La géothermie, c’est l’exploitation de la chaleur qui existe naturellement dans le sous-sol pour chauffer les bâtiments. On parle ici de profondeur de 4 à 5 kilomètres (géothermie profonde). Le potentiel est énorme, en Wallonie surtout. Nous aurions de 2.500 à 3.000 GWh thermiques enfermés sous nos pieds. De quoi chauffer l’équivalent d’environ 140.000 foyers wallons. À terme, et en optimisant cette filière, les partenaires de ce projet espèrent réduire chaque année de plus de 7 millions de tonnes les émissions de CO2 dans la région.

140.000
foyers
Nous aurions de 2.500 à 3.000 GWh thermiques enfermés sous nos pieds: de quoi chauffer l’équivalent d’environ 140.000 foyers wallons.

Quand aurons-nous accès à cette énergie? Pas tout de suite, on n’en est encore qu’à l’exploration. Mais le cadre se met progressivement en place. Fin janvier, le gouvernement wallon a adopté en première lecture un avant-projet de décret visant à instaurer une garantie sur les futurs projets d’exploration. Le but est de protéger les investissements d’entreprises qui seraient intéressées mais qui n’osent pas encore s’y risquer. Difficile en effet de mesurer le rendement d’une telle exploitation.

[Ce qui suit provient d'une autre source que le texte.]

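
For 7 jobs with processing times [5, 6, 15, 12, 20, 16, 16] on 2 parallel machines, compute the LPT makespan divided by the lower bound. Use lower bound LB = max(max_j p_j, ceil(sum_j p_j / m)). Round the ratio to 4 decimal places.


LPT order: [20, 16, 16, 15, 12, 6, 5]
Machine loads after assignment: [46, 44]
LPT makespan = 46
Lower bound = max(max_job, ceil(total/2)) = max(20, 45) = 45
Ratio = 46 / 45 = 1.0222

1.0222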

Une autre source de financement pour l’exploration provient d’un projet de recherche européen, le "DGE-Rollout" qui vient tout juste de démarrer (DGE pour Deep geothermal energy). "Le DGE est un projet interrégional européen (Interreg NWE) qui vient tout juste de démarrer", explique Ben Laenen, du VITO (Institut flamand pour la recherche technologique). Le VITO est un des deux partenaires officiels belges dans ce projet européen, avec le service géologique de l’Institut royal des sciences naturelles de Belgique.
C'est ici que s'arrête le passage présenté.